Vue sur l'hôpital général de Moba, dans la province du Tanganyika. Photo-archives © Droits tiers
Contrairement à une information relayée depuis dimanche sur les réseaux sociaux — et évoquée par inadvertance par le président de l’Assemblée nationale, Vital Kamerhe — aucun massacre de 318 personnes n’a été commis dans le territoire de Moba, province du Tanganyika, dans la nuit du 14 au 15 juin 2025. C’est ce qu’affirment les Forces armées de la République démocratique du Congo (FARDC) dans un communiqué publié ce lundi 16 juin.

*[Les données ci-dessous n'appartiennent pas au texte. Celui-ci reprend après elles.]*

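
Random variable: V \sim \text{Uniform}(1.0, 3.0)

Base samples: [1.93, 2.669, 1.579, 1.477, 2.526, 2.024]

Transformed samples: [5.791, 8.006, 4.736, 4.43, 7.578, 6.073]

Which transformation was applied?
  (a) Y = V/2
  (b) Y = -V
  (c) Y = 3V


Checking option (c) Y = 3V:
  V = 1.93 -> Y = 5.791 ✓
  V = 2.669 -> Y = 8.006 ✓
  V = 1.579 -> Y = 4.736 ✓
All samples match this transformation.

(c) 3V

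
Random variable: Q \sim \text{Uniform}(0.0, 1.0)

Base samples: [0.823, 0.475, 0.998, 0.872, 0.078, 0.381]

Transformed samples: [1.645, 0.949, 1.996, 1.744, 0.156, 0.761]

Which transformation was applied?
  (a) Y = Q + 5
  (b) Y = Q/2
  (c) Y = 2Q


Checking option (c) Y = 2Q:
  Q = 0.823 -> Y = 1.645 ✓
  Q = 0.475 -> Y = 0.949 ✓
  Q = 0.998 -> Y = 1.996 ✓
All samples match this transformation.

(c) 2Q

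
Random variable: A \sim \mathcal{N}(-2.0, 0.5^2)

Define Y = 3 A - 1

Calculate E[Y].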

« Aucun massacre d’une telle ampleur n’a eu lieu », a déclaré le général-major Sylvain Ekenge, porte-parole des FARDC, qui appelle l’opinion nationale et internationale à la vigilance. Il précise : « L’information sur les prétendues 318 personnes tuées, rendue publique sans vérification préalable, est fausse et dénuée de tout fondement ».

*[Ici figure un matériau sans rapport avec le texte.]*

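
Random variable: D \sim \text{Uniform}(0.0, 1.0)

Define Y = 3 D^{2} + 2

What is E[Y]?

E[Y] = 3*E[D²] + 2
E[D] = 0.5
E[D²] = Var(D) + (E[D])² = 0.083333333 + 0.25 = 0.33333333
E[Y] = 3*0.33333333 + 2 = 3

3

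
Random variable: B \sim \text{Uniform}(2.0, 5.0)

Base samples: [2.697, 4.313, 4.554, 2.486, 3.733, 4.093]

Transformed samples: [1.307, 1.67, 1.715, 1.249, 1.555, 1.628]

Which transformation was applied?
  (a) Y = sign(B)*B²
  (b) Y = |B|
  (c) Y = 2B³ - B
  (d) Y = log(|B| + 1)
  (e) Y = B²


Checking option (d) Y = log(|B| + 1):
  B = 2.697 -> Y = 1.307 ✓
  B = 4.313 -> Y = 1.67 ✓
  B = 4.554 -> Y = 1.715 ✓
All samples match this transformation.

(d) log(|B| + 1)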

Tout en reconnaissant une situation sécuritaire préoccupante dans la région, le général Ekenge indique que les faits rapportés sont largement exagérés. En s’appuyant sur les informations fournies par la société civile de Moba, il évoque plutôt les exactions attribuées à une milice locale depuis l’an dernier.

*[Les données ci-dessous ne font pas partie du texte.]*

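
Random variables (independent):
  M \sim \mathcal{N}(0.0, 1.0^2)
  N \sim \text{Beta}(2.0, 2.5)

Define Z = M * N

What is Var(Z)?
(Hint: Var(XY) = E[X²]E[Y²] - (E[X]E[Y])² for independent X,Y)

Var(XY) = E[X²]E[Y²] - (E[X]E[Y])²
E[M] = 0, Var(M) = 1
E[N] = 0.44444444, Var(N) = 0.044893378
E[M²] = 1 + 0² = 1
E[N²] = 0.044893378 + 0.44444444² = 0.24242424
Var(Z) = 1*0.24242424 - (0*0.44444444)²
= 0.24242424 - 0 = 0.24242424

0.24242424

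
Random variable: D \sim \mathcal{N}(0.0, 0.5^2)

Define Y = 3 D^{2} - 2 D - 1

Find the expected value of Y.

E[Y] = 3*E[D²] - 2*E[D] - 1
E[D] = 0
E[D²] = Var(D) + (E[D])² = 0.25 + 0 = 0.25
E[Y] = 3*0.25 - 2*0 - 1 = -0.25

-0.25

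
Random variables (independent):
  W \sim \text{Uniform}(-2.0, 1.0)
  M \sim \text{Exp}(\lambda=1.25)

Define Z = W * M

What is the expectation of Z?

For independent RVs: E[XY] = E[X]*E[Y]
E[W] = -0.5
E[M] = 0.8
E[Z] = -0.5 * 0.8 = -0.4

-0.4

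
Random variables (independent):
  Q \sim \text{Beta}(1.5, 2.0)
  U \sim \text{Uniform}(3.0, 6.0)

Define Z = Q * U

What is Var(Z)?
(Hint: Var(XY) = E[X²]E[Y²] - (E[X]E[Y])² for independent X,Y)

Var(XY) = E[X²]E[Y²] - (E[X]E[Y])²
E[Q] = 0.42857143, Var(Q) = 0.054421769
E[U] = 4.5, Var(U) = 0.75
E[Q²] = 0.054421769 + 0.42857143² = 0.23809524
E[U²] = 0.75 + 4.5² = 21
Var(Z) = 0.23809524*21 - (0.42857143*4.5)²
= 5 - 3.7193878 = 1.2806122

1.2806122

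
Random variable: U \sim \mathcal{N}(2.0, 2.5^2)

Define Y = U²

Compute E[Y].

Using E[X²] = Var(X) + (E[X])²:
E[U] = 2
Var(U) = 2.5^2 = 6.25
E[U²] = 6.25 + 2² = 6.25 + 4 = 10.25

10.25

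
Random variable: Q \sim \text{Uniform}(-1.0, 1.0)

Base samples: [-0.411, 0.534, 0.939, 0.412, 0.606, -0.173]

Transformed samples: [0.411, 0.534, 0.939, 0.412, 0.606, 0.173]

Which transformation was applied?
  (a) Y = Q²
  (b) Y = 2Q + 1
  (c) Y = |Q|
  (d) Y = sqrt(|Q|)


Checking option (c) Y = |Q|:
  Q = -0.411 -> Y = 0.411 ✓
  Q = 0.534 -> Y = 0.534 ✓
  Q = 0.939 -> Y = 0.939 ✓
All samples match this transformation.

(c) |Q|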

« La société civile locale a plutôt stigmatisé l’activisme du groupe armé Mwitono, à la base d’une dizaine de morts depuis 2024, au groupement Maseba, dans la chefferie de Kansabala, en territoire de Moba », indique le communiqué, soulignant que la situation a été gérée avec professionnalisme par les autorités locales.
Dans cette même communication, l’armée congolaise met en garde contre la désinformation, la manipulation et l’intoxication propagées par des acteurs mal intentionnés, tout en dénonçant la récupération politique de cette « fausse information » à des fins de propagande.
Le chiffre controversé des 318 victimes présumées avait été brièvement évoqué par Vital Kamerhe, dimanche 15 juin, lors de la plénière de clôture de la session parlementaire de mars. Le lendemain, l’Assemblée nationale s’est ravisée.
Dans une mise au point officielle, elle indique avoir été induite en erreur par des données non vérifiées transmises par un groupe de députés du Tanganyika.
« L’honorable rapporteur de l’Assemblée nationale porte à la connaissance du public qu’après vérification, le nombre de victimes communiqué au président de l’Assemblée nationale par le caucus des députés nationaux originaires de la province meurtrie s’est révélé erroné », a précisé le chef de cabinet du rapporteur de la Chambre basse.